For fault tolerance, reliability and idempotency my current workflow follows:

  1. Using staging tables. Create temporary Redshift tables with CREATE TEMP TABLE LIKE <target_table>
  2. Transform and Load data into staging table.
  3. Repeat 1-2 for 200 other tables.
  4. Start BEGIN transaction.
  5. Copy staging table data into target table using INSERT INTO <taget_table> SELECT * FROM <staging_table>
  6. END Transaction
  7. DROP all staging tables.

This way I can guarantee that if Step 3 fails (which is more probable), I don't have to worry about removing partial data from original tables. Rather, I'll simply re-run entire batch job since temporary tables are discarded after the JDBC disconnection.

While it solved most of the problems it's not elegant, hackish and consumes extra time. I would like to if Spark and/or Redshift provides standard tools to solve this very common problem in ETL world.

Thanks


Solution

  • COPY commands can be in a transaction block. You just NEED:

    1. BEGIN
    2. COPY data to all the tables
    3. COMMIT (if successful)

    Redshift will maintain the previous version of the tables for all other viewers and their view of the tables won't change until COMMIT.

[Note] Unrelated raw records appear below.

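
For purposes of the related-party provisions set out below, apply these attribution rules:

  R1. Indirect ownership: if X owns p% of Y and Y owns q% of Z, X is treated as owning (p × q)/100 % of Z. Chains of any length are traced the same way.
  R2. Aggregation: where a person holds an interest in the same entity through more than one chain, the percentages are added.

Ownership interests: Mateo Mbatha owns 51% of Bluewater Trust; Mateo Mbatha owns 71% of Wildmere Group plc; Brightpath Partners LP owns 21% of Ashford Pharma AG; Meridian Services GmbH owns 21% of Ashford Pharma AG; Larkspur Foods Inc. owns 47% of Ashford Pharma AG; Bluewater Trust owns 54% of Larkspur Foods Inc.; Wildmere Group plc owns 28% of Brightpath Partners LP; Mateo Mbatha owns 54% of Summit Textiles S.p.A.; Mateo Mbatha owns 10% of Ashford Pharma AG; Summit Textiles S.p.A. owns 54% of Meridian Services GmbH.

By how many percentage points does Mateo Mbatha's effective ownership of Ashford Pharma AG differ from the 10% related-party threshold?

Chain via Wildmere Group plc → Brightpath Partners LP (R1): 71% × 28% × 21% = 4.1748% of Ashford Pharma AG.
Chain via Summit Textiles S.p.A. → Meridian Services GmbH (R1): 54% × 54% × 21% = 6.1236% of Ashford Pharma AG.
Chain via Bluewater Trust → Larkspur Foods Inc. (R1): 51% × 54% × 47% = 12.9438% of Ashford Pharma AG.
Direct interest in Ashford Pharma AG: 10%.
Aggregating (R2): 4.1748% + 6.1236% + 12.9438% + 10% = 33.2422%.
33.2422% exceeds the 10% threshold by 23.2422 percentage points.

23.2422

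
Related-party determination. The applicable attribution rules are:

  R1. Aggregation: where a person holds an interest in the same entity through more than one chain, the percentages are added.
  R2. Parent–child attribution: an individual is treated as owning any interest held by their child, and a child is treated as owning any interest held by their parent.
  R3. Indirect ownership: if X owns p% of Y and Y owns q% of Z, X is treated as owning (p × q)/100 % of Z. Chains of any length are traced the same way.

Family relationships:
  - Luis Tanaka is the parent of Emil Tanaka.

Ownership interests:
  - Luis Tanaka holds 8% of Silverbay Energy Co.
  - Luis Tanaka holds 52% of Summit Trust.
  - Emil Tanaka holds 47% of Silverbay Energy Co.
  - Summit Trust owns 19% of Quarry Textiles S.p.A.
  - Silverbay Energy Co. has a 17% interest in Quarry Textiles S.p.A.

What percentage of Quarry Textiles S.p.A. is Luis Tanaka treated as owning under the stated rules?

19.23%

By parent–child attribution (R2), Luis Tanaka is treated as also owning Emil Tanaka's interest in Silverbay Energy Co, giving 8% + 47% = 55%.
Chain via Silverbay Energy Co. (R3): 55% × 17% = 9.35% of Quarry Textiles S.p.A.
Chain via Summit Trust (R3): 52% × 19% = 9.88% of Quarry Textiles S.p.A.
Aggregating (R1): 9.35% + 9.88% = 19.23%.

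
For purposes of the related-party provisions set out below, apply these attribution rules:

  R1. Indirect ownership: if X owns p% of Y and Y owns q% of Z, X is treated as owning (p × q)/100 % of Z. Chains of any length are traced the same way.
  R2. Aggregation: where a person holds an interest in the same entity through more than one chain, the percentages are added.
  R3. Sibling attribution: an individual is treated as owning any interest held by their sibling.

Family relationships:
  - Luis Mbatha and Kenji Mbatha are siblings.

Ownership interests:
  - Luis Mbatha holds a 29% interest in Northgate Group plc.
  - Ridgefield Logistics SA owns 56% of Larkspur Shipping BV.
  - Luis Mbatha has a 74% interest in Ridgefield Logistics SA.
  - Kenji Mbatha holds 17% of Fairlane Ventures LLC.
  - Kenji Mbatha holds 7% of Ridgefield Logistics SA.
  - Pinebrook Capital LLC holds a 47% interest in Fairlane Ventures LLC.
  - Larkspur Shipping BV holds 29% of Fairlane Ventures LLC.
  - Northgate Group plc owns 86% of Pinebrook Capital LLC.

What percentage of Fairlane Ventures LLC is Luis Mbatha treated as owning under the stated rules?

By sibling attribution (R3), Luis Mbatha is treated as also owning Kenji Mbatha's interest in Ridgefield Logistics SA, giving 74% + 7% = 81%.
By sibling attribution (R3), Luis Mbatha is treated as owning Kenji Mbatha's 17% interest in Fairlane Ventures LLC.
Chain via Ridgefield Logistics SA → Larkspur Shipping BV (R1): 81% × 56% × 29% = 13.1544% of Fairlane Ventures LLC.
Chain via Northgate Group plc → Pinebrook Capital LLC (R1): 29% × 86% × 47% = 11.7218% of Fairlane Ventures LLC.
Direct interest in Fairlane Ventures LLC: 17%.
Aggregating (R2): 13.1544% + 11.7218% + 17% = 41.8762%.

41.8762%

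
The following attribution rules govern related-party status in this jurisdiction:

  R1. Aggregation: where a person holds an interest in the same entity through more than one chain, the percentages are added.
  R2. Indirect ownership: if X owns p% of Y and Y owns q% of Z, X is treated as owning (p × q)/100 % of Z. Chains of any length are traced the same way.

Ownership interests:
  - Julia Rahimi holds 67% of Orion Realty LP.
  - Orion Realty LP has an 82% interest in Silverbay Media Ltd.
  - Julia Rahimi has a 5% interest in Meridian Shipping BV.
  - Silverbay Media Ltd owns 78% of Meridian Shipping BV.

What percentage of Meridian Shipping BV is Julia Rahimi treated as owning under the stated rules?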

    The upside of the process you laid out is that during the time that the transaction is running other processes cannot get an exclusive locks on the tables (ALTER TABLE etc). Your inserts will run fast than the COPYs so the transaction will be open less time. This is only an issue if other processes are modifying the table at the same time the ETL is running which is generally not a good idea.